Research data defined
'the evidence that underpins the answer to the research question' Concordat on Open Research Data
'recorded factual material commonly retained by and accepted in the scientific [research] community as necessary to validate research findings' EPSRC Policy Framework on Research Data
Research data are the raw materials collected, processed and studied in the undertaking of research. They are the evidential basis that substantiates published research findings.
They may be primary data generated or collected by the researcher, or secondary data collected from existing sources and processed as part of the research activity.
In addition to the 'raw' data, research data include information about the means necessary to generate data or replicate results, such as computer code, experimental methods and instruments used, and essential interpretive and contextual information, e.g. specifications of variables.
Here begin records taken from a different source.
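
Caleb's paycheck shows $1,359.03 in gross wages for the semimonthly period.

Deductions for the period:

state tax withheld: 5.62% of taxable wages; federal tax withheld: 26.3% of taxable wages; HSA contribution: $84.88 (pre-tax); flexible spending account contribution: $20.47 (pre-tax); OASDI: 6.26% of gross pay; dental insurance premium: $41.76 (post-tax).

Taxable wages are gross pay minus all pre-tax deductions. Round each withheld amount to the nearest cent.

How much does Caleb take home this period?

Flexible spending account contribution: $20.47
HSA contribution: $84.88
Pre-tax total = $20.47 + $84.88 = $105.35
Taxable wages = $1,359.03 − $105.35 = $1,253.68
State tax withheld: $1,253.68 × 0.0562 = $70.46
Federal tax withheld: $1,253.68 × 0.263 = $329.72
OASDI: $1,359.03 × 0.0626 = $85.08
Dental insurance premium: $41.76
Total deductions = $20.47 + $84.88 + $70.46 + $329.72 + $85.08 + $41.76 = $632.37
Net pay = $1,359.03 − $632.37 = $726.66

$726.66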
The raw data of research may exist in digital and non-digital formats, and may be broadly divide into five classes:
Facts recorded directly in real time from the physical and social environment, e.g. measurements collected by weather sensors, species abundance surveys, archaeological samples, brain scan images, experience and opinion surveys in the social sciences. These data are often unique to time and place and by definition cannot be reproduced.
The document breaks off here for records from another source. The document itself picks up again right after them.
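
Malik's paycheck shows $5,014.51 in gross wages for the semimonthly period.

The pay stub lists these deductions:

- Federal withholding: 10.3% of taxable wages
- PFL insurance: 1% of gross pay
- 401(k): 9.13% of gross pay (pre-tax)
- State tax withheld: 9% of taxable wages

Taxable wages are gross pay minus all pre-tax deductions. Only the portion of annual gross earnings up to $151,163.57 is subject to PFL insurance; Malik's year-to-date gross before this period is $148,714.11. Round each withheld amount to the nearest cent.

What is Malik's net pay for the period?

401(k): $5,014.51 × 0.0913 = $457.82
Taxable wages = $5,014.51 − $457.82 = $4,556.69
Federal withholding: $4,556.69 × 0.103 = $469.34
State tax withheld: $4,556.69 × 0.09 = $410.10
PFL insurance: only $151,163.57 − $148,714.11 = $2,449.46 of this check is subject → $2,449.46 × 0.01 = $24.49
Total deductions = $457.82 + $469.34 + $410.10 + $24.49 = $1,361.75
Net pay = $5,014.51 − $1,361.75 = $3,652.76

$3,652.76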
Data collected as the outputs of field or laboratory experiments and complex analytical processes, e.g. clinical trial data, chemical analyses of physical samples, DNA sequencing of organic material, field trial results. These data are generally in principle reproducible, assuming the experimental conditions can be replicated.
Data generated by means of computational 'virtual experiments', often used to model complex systems and processes, e.g. climate and weather simulations, models of market processes. These data are usually reproducible, given information about the model, the code and computing environment used to execute the model, and any input conditions. This information may in fact be more important that the output data.
Derived or compiled
Datasets produced by processing or combining source data, e.g. databases compiled by extraction of information from multiple secondary sources, collections of digitized materials, corpora collected by means of text mining.
Published and curated data, usually existing as part of managed collections, e.g. national statistics archives, crystallographic databases, gene banks.